Metals react with oxygen to form metal oxide, since oxygen has a $- 2$ oxidation state to form a stable oxide the metal should be present in the $+ 2$. According to the given question for every one oxide ion there $0.98$ metal ions.

Complete step by step solution:
We know that since the oxidation state of oxygen is $- 2$, so for Metal oxide $= {M_{0.98}}O$ to be neutral, the total oxidation state has to be $+ 2$for ${M_{0.98}}O$. For this, let us assume that the molecules of ${M_{0.98}}O$ are $100$.

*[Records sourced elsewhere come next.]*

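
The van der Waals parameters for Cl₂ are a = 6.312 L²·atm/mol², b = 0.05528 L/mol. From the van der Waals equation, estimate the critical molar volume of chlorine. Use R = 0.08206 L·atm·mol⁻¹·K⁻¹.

V_m,c ≈ 0.1658 L/mol

For a van der Waals gas, V_m,c = 3b.
V_m,c = 3×0.05528 = 0.1658 L/mol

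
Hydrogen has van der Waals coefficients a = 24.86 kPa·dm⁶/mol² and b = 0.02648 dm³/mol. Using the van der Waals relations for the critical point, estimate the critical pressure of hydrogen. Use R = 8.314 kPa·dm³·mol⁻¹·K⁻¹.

P_c ≈ 1313 kPa

For a van der Waals gas, P_c = a/(27b²).
P_c = 24.86/(27×(0.02648)²) = 24.86/0.018932 = 1313 kPa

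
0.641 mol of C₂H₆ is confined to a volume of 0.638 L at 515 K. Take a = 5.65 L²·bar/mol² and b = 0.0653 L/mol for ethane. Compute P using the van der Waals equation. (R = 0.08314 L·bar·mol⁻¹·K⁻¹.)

P = nRT/(V − nb) − a n²/V²
nRT/(V − nb) = (0.641)(0.08314)(515)/(0.638 − 0.641×0.0653) = 27.446/0.59614 = 46.040 bar
a n²/V² = (5.65)(0.641)²/(0.638)² = 5.7033 bar
P = 46.040 − 5.7033 = 40.34 bar

P ≈ 40.34 bar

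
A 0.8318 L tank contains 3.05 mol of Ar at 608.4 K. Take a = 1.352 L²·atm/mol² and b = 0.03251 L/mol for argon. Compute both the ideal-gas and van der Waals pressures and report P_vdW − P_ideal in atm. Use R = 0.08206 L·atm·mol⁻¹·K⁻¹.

ΔP ≈ 6.60 atm

Ideal: P_ideal = nRT/V = (3.05)(0.08206)(608.4)/0.8318 = 183.063 atm
vdW: P = nRT/(V − nb) − a n²/V² = 152.272/0.732645 − 12.5770/0.691891 = 207.839 − 18.1777 = 189.661 atm
ΔP = 189.661 − 183.063 = 6.60 atm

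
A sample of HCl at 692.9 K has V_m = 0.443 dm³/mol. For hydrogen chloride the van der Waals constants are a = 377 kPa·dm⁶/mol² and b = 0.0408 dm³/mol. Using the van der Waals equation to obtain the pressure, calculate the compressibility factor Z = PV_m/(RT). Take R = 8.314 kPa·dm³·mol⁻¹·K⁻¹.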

Let us assume the fraction of${M^{3 + }}$be $x$. Then we can say that the fraction of ${M^{2 + }}$ will be $(0.98 - x)$
Now, for the compound to be neutral, we will balance the negative and the positive charge and for that we will multiply $x$ with $3$ and $(0.98 - x)$ with $2$:
$3x + (0.98 - x) \times 2 = 2 \\\ \Rightarrow 3x + 1.96 - 2x = 2 \\\ \Rightarrow x = 2 - 1.96 \\\ \Rightarrow x = 0.04 \\\$
So, we have $0.04$ fraction of ${M^{3 + }}$ and the percentage of metal in $+ 3$ state would be:
$\Rightarrow {M^{3 + }} = \dfrac{{0.04}}{{0.98}} \times 100 \\\ \Rightarrow {M^{3 + }} = 4.08\% \\\$
Therefore, the correct answer is (C).

Note: With increasing oxidation state the acidity of an element also increases. The transition group elements possess seven different oxidation states and hence are more considered least acidic to more acidic with increasing oxidation state and more basic to less basic with the same condition.